Islamabad, Pakistan. Barack Obama didn’t say “sorry” when NATO forces killed soldiers and citizens in Pakistan earlier, but the US President has apologized profusely after at least 72 anti-India terrorists were killed in the latest NATO operation, which security experts have termed as a massive blow to Pakistan’s strategic resources in the region.
“It was none of NATO’s business to bomb people and establishments that don’t pose direct threat to the American interests in the region,” a statement by White House condemned the attack in unequivocal terms, “We realize the emotional and strategic loss inflicted on Pakistan due to this reckless act, and we will do our best to help our friends come out of this trauma.”

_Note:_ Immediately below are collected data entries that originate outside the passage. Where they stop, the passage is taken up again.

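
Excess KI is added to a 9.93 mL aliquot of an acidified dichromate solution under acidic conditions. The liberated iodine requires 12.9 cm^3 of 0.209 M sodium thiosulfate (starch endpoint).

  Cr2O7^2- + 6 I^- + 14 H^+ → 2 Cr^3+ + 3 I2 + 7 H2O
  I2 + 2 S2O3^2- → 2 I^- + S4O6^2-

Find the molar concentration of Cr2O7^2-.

0.0453 M

n(S2O3^2-) = 0.0129 × 0.209 = 2.70 × 10^-3 mol
n(I2) = n(S2O3^2-)/2 = 1.35 × 10^-3 mol
From the 1:3 ratio, n(Cr2O7^2-) in the aliquot = 1/3 × 1.35 × 10^-3 = 4.49 × 10^-4 mol
[Cr2O7^2-] = 4.49 × 10^-4 / 0.00993 = 0.0453 mol/L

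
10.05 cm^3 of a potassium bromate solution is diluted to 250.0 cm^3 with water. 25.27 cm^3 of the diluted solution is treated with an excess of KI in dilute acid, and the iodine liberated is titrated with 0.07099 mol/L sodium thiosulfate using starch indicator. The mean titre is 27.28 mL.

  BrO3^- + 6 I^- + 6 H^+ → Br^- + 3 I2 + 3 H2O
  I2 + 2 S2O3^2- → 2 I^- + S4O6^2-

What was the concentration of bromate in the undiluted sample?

n(S2O3^2-) = 0.02728 × 0.07099 = 1.937 × 10^-3 mol
n(I2) = n(S2O3^2-)/2 = 9.683 × 10^-4 mol
From the 1:3 ratio, n(BrO3^-) in the aliquot = 1/3 × 9.683 × 10^-4 = 3.228 × 10^-4 mol
[BrO3^-]_dilute = 3.228 × 10^-4 / 0.02527 = 0.01277 mol/L
[BrO3^-]_original = 0.01277 × 250.0/10.05 = 0.3177 mol/L

0.3177 mol/L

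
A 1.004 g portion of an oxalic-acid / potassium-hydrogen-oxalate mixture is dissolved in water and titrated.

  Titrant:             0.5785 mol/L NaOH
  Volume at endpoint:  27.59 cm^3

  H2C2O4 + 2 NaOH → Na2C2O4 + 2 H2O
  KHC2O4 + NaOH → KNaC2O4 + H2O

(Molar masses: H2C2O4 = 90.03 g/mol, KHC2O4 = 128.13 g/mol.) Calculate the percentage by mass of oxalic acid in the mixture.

n(NaOH) = 0.02759 × 0.5785 = 0.01596 mol
Let x = n(H2C2O4), y = n(KHC2O4).
Titrant: 2x + 1y = 0.01596;  mass: 90.03x + 128.13y = 1.004
Solving, x = 6.263 × 10^-3 mol, y = 3.435 × 10^-3 mol
mass of H2C2O4 = 6.263 × 10^-3 × 90.03 = 0.5638 g
% H2C2O4 = 0.5638 / 1.004 × 100 = 56.16 %

56.16 %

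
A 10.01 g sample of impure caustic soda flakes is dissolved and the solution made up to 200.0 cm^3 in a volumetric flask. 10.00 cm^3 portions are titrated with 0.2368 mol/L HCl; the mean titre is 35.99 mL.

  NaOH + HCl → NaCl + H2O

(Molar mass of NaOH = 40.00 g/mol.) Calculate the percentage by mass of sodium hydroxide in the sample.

n(HCl) per titration = 0.03599 × 0.2368 = 8.522 × 10^-3 mol
n(NaOH) in each aliquot = 8.522 × 10^-3 mol (1:1 ratio)
n(NaOH) in the whole flask = 8.522 × 10^-3 × 200.0/10.00 = 0.1704 mol
mass of NaOH = 0.1704 × 40.00 = 6.818 g
% NaOH = 6.818 / 10.01 × 100 = 68.11 %

68.11 %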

According to the latest reports, at least 72 terrorists were killed on the spot as a missile blew up an anti-India terror camp, which was mistaken as a Taliban hideout by the NATO forces. At least 119 other terrorists were injured, 27 of them critically, when the NATO missile hit them while they were happily playing kasab-kasab in the morning – a game where terrorists assemble as unsuspecting citizens and one of them starts firing rubber bullets on them.
“We were having fun when suddenly this big boom happened,” Ajmal, a surviving terrorist recalled the tragic events, “Before we could understand anything, half of us were dead. I hope they have gone to the heaven. But the worst part is that those who survived, like me, have neither gone to heaven nor to the Indian prisons, where we could have at least got some security and biryani.”
Among those dead, there were many talented terrorists who were specialized in conducting suicide bombing, mass murders, bomb manufacturing, business development, and marketing for new-terrorist recruitment initiatives.
Initially NATO dismissed these bombings as “collateral damage” in its War Against Terror, but when it was later pointed out that these terrorists were in fact only anti-India and were allocated terrorist activities solely in the South-East Asian region, NATO and White House quickly issued a formal apology to the Pakistan government.
However, the apology has failed to soothe the already flaring tempers in Pakistan over NATO attacks. A flash mob had gathered outside the US embassy in Islamabad and was screaming misspelled English, Urdu, and Punjabi abuses when reports last came in.
Even the President of Pakistan and the Army chief have issued statements where they have warned that “mere an apology” will not do. Though they have not clarified what else will do.
“Another round of US aid money would be needed to recreate the lost resources,” a strategic expert estimated.